POPLA decisions bind the operator, not the motorist
If POPLA decides against you, the charge is not automatically enforceable as a judgment — the operator must still issue county court proceedings if you refuse to pay. A motorist who loses at POPLA can still defend in court on the same or new grounds. The POPLA decision is admissible evidence but not binding on a court. This asymmetry matters: operators are bound to honour POPLA decisions in your favour; you are not compelled to pay simply because POPLA dismissed your appeal.

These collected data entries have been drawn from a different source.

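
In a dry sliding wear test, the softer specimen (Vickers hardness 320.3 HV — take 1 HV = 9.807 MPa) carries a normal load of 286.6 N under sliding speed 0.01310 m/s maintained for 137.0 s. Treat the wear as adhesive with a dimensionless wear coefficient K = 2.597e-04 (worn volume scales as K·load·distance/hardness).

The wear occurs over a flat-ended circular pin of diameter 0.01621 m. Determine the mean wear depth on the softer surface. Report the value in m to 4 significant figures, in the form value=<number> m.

value=2.061e-07 m

The algebra carries full float precision, and the intermediates are shown rounded. Rounded once at the end, at 4 significant digits.
The distance L = v·t = 0.01310 m/s × 137.0 s = 1.795 m.
Hardness H = 320.3 HV × 9.807 MPa/HV = 3141 MPa = 3.141e+09 Pa.
Contact area A = π·d²/4 = π·(0.01621 m)²/4 = 2.064e-04 m².
Restated in SI base units: W = 286.6 N, H = 3.141e+09 Pa, K = 2.597e-04.
Apply Archard: V = K·W·L/H = 2.597e-04 · 286.6 · 1.795 / 3.141e+09 = 4.253e-11 m³.
Mean wear depth h = V/A = 4.253e-11 / 2.064e-04 = 2.061e-07 m.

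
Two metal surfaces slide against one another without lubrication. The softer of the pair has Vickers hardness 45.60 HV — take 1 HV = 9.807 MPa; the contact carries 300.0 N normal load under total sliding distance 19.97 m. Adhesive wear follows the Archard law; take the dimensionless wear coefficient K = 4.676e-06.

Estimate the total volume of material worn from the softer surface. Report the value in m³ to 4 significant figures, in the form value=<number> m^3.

Displayed values are rounded, and the computation keeps full precision; one last rounding, at 4 significant digits.
Convert: Hardness H = 45.60 HV × 9.807 MPa/HV = 447.2 MPa = 4.472e+08 Pa.
Restated in SI base units: W = 300.0 N, H = 4.472e+08 Pa, K = 4.676e-06.
Archard volume V = K·W·L/H = 4.676e-06 · 300.0 · 19.97 / 4.472e+08 = 6.264e-11 m³.

value=6.264e-11 m^3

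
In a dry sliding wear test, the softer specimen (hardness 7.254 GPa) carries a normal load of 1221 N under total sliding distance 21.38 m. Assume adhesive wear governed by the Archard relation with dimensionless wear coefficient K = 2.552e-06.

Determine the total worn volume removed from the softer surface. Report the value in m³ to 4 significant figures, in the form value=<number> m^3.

value=9.184e-12 m^3

All arithmetic runs at exact precision. Intermediate values are displayed rounded; a lone final rounding, at 4 significant digits.
Convert: Hardness H = 7.254 GPa = 7.254e+09 Pa.
Working in SI base units: W = 1221 N, H = 7.254e+09 Pa, K = 2.552e-06.
The Archard volume V = K·W·L/H = 2.552e-06 · 1221 · 21.38 / 7.254e+09 = 9.184e-12 m³.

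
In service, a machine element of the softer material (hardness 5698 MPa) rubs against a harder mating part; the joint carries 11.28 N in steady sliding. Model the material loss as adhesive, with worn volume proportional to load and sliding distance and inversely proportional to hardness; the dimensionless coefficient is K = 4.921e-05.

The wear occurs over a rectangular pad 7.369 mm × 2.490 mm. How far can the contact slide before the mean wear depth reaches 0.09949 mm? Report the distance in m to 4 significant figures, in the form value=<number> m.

value=1.874e+04 m

Printed values are rounded, and every step keeps exact precision. Rounded just once, at four significant figures.
Hardness H = 5698 MPa = 5.698e+09 Pa.
Pad sides 7.369 mm × 2.490 mm = 0.007369 m × 0.002490 m. Contact area A = 0.007369 m × 0.002490 m = 1.835e-05 m².
Depth limit h_lim = 0.09949 mm = 9.949e-05 m.
In SI base units, W = 11.28 N, H = 5.698e+09 Pa, K = 4.921e-05.
Limit volume V_lim = h_lim·A = 9.949e-05 · 1.835e-05 = 1.826e-09 m³.
Sliding life L = V_lim·H/(K·W) = 1.826e-09 · 5.698e+09 / (4.921e-05 · 11.28) = 1.874e+04 m.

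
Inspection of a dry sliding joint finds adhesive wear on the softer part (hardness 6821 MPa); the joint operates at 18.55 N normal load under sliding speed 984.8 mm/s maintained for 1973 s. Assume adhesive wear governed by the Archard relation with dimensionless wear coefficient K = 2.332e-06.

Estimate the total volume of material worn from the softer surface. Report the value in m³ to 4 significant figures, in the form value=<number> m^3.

All working math keeps full precision, and the intermediates are shown rounded — a lone final rounding, at four significant figures.
Sliding speed v = 984.8 mm/s = 0.9848 m/s. Path length L = v·t = 0.9848 m/s × 1973 s = 1943 m.
Hardness H = 6821 MPa = 6.821e+09 Pa.
Restated in SI base units: W = 18.55 N, H = 6.821e+09 Pa, K = 2.332e-06.
By Archard's law, V = K·W·L/H = 2.332e-06 · 18.55 · 1943 / 6.821e+09 = 1.232e-11 m³.

value=1.232e-11 m^3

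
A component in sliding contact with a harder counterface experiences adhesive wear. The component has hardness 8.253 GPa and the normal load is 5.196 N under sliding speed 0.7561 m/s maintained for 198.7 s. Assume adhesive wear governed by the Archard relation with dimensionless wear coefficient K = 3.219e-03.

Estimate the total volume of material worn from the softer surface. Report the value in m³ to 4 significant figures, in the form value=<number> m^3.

Intermediates appear rounded — all working math runs at full float precision; a lone final rounding, at 4 significant digits.
Convert: Distance L = v·t = 0.7561 m/s × 198.7 s = 150.2 m.
Convert: Hardness H = 8.253 GPa = 8.253e+09 Pa.
In SI base units, W = 5.196 N, H = 8.253e+09 Pa, K = 3.219e-03.
Archard relation: V = K·W·L/H = 3.219e-03 · 5.196 · 150.2 / 8.253e+09 = 3.045e-10 m³.

value=3.045e-10 m^3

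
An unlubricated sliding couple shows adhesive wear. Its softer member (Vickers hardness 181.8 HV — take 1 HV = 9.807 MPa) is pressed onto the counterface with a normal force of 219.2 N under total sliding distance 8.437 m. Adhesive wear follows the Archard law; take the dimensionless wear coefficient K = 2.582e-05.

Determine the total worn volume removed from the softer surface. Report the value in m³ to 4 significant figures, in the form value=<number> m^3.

value=2.678e-11 m^3

All arithmetic runs at full float precision. Intermediates are displayed rounded; one last rounding, at 4 significant digits.
Convert: Hardness H = 181.8 HV × 9.807 MPa/HV = 1783 MPa = 1.783e+09 Pa.
Collected in SI base units: W = 219.2 N, H = 1.783e+09 Pa, K = 2.582e-05.
Worn volume V = K·W·L/H = 2.582e-05 · 219.2 · 8.437 / 1.783e+09 = 2.678e-11 m³.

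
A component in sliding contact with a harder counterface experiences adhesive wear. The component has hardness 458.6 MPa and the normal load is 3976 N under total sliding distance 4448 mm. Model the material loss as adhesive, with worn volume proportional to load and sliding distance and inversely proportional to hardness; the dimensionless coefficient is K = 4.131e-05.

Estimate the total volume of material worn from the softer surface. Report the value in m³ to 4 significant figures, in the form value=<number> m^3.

value=1.593e-09 m^3

The intermediates are displayed rounded. Each operation runs at full precision. Rounded once at the end to four significant figures.
Convert: Distance L = 4448 mm = 4.448 m.
Convert: Hardness H = 458.6 MPa = 4.586e+08 Pa.
As SI base values: W = 3976 N, H = 4.586e+08 Pa, K = 4.131e-05.
The Archard volume V = K·W·L/H = 4.131e-05 · 3976 · 4.448 / 4.586e+08 = 1.593e-09 m³.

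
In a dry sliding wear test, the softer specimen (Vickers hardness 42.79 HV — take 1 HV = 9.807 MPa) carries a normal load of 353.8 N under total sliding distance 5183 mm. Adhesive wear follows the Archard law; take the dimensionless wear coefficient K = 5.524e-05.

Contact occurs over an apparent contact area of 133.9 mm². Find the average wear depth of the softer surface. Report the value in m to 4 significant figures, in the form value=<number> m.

value=1.803e-06 m

Displayed values are rounded, and every step runs at full precision; one last rounding: 4 significant figures.
Convert: Distance covered L = 5183 mm = 5.183 m.
Convert: Hardness H = 42.79 HV × 9.807 MPa/HV = 419.6 MPa = 4.196e+08 Pa.
Convert: Contact area A = 133.9 mm² = 1.339e-04 m².
As SI base values: W = 353.8 N, H = 4.196e+08 Pa, K = 5.524e-05.
Wear volume V = K·W·L/H = 5.524e-05 · 353.8 · 5.183 / 4.196e+08 = 2.414e-10 m³.
Wear depth h = V/A = 2.414e-10 / 1.339e-04 = 1.803e-06 m.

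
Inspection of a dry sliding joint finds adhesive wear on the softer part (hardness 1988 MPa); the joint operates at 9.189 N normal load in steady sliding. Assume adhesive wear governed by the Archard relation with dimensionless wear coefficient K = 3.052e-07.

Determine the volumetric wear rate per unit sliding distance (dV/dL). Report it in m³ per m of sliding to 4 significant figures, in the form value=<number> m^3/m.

The computation carries exact precision; intermediates are shown rounded — a lone final rounding, at four significant figures.
Hardness H = 1988 MPa = 1.988e+09 Pa.
SI base units throughout: W = 9.189 N, H = 1.988e+09 Pa, K = 3.052e-07.
Volumetric rate dV/dL = K·W/H, per unit distance: 3.052e-07 · 9.189 / 1.988e+09 = 1.411e-15 m³/m.

value=1.411e-15 m^3/m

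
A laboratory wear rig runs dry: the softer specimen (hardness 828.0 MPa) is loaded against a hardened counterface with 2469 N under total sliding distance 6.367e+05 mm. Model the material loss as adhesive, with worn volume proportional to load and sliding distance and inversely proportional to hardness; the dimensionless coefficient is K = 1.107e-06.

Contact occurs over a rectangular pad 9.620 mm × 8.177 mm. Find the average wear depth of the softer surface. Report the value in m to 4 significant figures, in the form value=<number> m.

Intermediate values are displayed rounded. The algebra carries full precision — a lone final rounding to 4 significant figures.
The distance L = 6.367e+05 mm = 636.7 m.
Hardness H = 828.0 MPa = 8.280e+08 Pa.
Pad sides 9.620 mm × 8.177 mm = 0.009620 m × 0.008177 m. Contact area A = 0.009620 m × 0.008177 m = 7.866e-05 m².
In SI base units: W = 2469 N, H = 8.280e+08 Pa, K = 1.107e-06.
Apply Archard: V = K·W·L/H = 1.107e-06 · 2469 · 636.7 / 8.280e+08 = 2.102e-09 m³.
Mean wear depth h = V/A = 2.102e-09 / 7.866e-05 = 2.672e-05 m.

value=2.672e-05 m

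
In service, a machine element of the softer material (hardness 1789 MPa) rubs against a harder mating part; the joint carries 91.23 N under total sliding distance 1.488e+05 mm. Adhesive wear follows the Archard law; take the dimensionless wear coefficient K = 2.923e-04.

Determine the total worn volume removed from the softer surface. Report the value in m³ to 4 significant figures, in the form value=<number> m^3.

The intermediates are printed rounded, and the algebra runs at full float precision; a single final rounding to 4 significant figures.
Convert: Sliding distance L = 1.488e+05 mm = 148.8 m.
Convert: Hardness H = 1789 MPa = 1.789e+09 Pa.
In SI base units: W = 91.23 N, H = 1.789e+09 Pa, K = 2.923e-04.
By Archard's law, V = K·W·L/H = 2.923e-04 · 91.23 · 148.8 / 1.789e+09 = 2.218e-09 m³.

value=2.218e-09 m^3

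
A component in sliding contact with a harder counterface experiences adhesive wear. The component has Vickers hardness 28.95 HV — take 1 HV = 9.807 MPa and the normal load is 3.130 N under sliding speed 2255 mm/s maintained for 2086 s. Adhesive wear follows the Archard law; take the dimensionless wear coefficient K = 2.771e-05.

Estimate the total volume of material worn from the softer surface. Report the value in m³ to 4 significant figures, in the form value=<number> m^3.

value=1.437e-09 m^3

Intermediates appear rounded — the algebra maintains full precision. Rounded once at the end: 4 significant figures.
Convert: Sliding speed v = 2255 mm/s = 2.255 m/s. Sliding distance L = v·t = 2.255 m/s × 2086 s = 4704 m.
Convert: Hardness H = 28.95 HV × 9.807 MPa/HV = 283.9 MPa = 2.839e+08 Pa.
Expressed in SI base units: W = 3.130 N, H = 2.839e+08 Pa, K = 2.771e-05.
Apply Archard: V = K·W·L/H = 2.771e-05 · 3.130 · 4704 / 2.839e+08 = 1.437e-09 m³.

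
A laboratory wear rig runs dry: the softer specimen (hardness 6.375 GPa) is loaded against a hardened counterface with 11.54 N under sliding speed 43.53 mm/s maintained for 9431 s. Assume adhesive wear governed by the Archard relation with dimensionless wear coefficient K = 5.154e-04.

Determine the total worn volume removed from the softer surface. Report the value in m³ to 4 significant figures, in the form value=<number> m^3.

Intermediates are printed rounded. All arithmetic keeps full float precision — a single final rounding to 4 significant digits.
Convert: Sliding speed v = 43.53 mm/s = 0.04353 m/s. The distance L = v·t = 0.04353 m/s × 9431 s = 410.5 m.
Convert: Hardness H = 6.375 GPa = 6.375e+09 Pa.
In SI base units: W = 11.54 N, H = 6.375e+09 Pa, K = 5.154e-04.
Worn volume V = K·W·L/H = 5.154e-04 · 11.54 · 410.5 / 6.375e+09 = 3.830e-10 m³.

value=3.830e-10 m^3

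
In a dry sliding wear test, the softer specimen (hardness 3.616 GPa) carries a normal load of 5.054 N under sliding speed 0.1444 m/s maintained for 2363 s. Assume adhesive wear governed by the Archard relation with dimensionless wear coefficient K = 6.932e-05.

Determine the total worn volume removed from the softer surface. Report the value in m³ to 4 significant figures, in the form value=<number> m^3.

value=3.306e-11 m^3

The computation runs at full float precision — the intermediates appear rounded, and a single final rounding, at four significant digits.
Convert: Distance covered L = v·t = 0.1444 m/s × 2363 s = 341.2 m.
Convert: Hardness H = 3.616 GPa = 3.616e+09 Pa.
In SI base units: W = 5.054 N, H = 3.616e+09 Pa, K = 6.932e-05.
Apply Archard: V = K·W·L/H = 6.932e-05 · 5.054 · 341.2 / 3.616e+09 = 3.306e-11 m³.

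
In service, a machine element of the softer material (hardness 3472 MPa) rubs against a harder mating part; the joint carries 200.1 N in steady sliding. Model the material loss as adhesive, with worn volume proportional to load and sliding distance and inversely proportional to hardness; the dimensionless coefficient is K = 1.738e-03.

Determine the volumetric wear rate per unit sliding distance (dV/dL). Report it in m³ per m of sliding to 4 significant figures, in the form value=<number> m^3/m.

value=1.002e-10 m^3/m

Every step maintains full precision. Intermediate values appear rounded — one last rounding: four significant figures.
Convert: Hardness H = 3472 MPa = 3.472e+09 Pa.
As SI base values: W = 200.1 N, H = 3.472e+09 Pa, K = 1.738e-03.
The wear rate dV/dL = K·W/H, so: 1.738e-03 · 200.1 / 3.472e+09 = 1.002e-10 m³/m.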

How to prepare a Stage 2 submission
- ✓Obtain the POPLA verification code or IAS reference from the operator's rejection letter — you need this to file.
- ✓Submit within 28 days of the rejection letter — the deadline is strict.
- ✓Write separate sections for each ground: signage, POFA compliance, ANPR accuracy, excessive charge, genuine customer.
- ✓Attach all photographic evidence, the original charge notice, the Stage 1 rejection letter, and any receipts or timestamps.
- ✓Reference specific Code of Practice sections and POFA paragraphs — adjudicators respond to cited legal authority.
Sources
- BPA Code of Practice 2023, Section 22 — POPLA process
- IPC Code of Practice 2023, Section 18 — IAS process
- Parking (Code of Practice) Act 2019
Frequently Asked Questions
- Is POPLA the same as a court?
- No. POPLA and IAS are independent alternative dispute resolution services, not courts. They are not part of the judicial system. Their decisions are not court judgments and cannot be enforced as such. If you lose at POPLA, the operator must issue county court proceedings and obtain a judgment to enforce the charge.
- What happens if I miss the Stage 2 deadline?
- If you miss the 28-day Stage 2 deadline, you lose access to the independent appeal service. The operator can then pursue the charge without the POPLA/IAS step. You would need to defend in county court if the operator issues proceedings. Some operators allow late POPLA submissions in exceptional circumstances — contact POPLA or IAS directly to ask.
- Can the operator appeal a POPLA decision in my favour?
- No. POPLA decisions in favour of the motorist are binding on the operator — the operator cannot appeal a finding that upholds the motorist's case. The charge must be cancelled. If the operator refuses to cancel after a POPLA decision in your favour, report this to the BPA immediately, as it is a breach of the operator's Code of Practice obligations.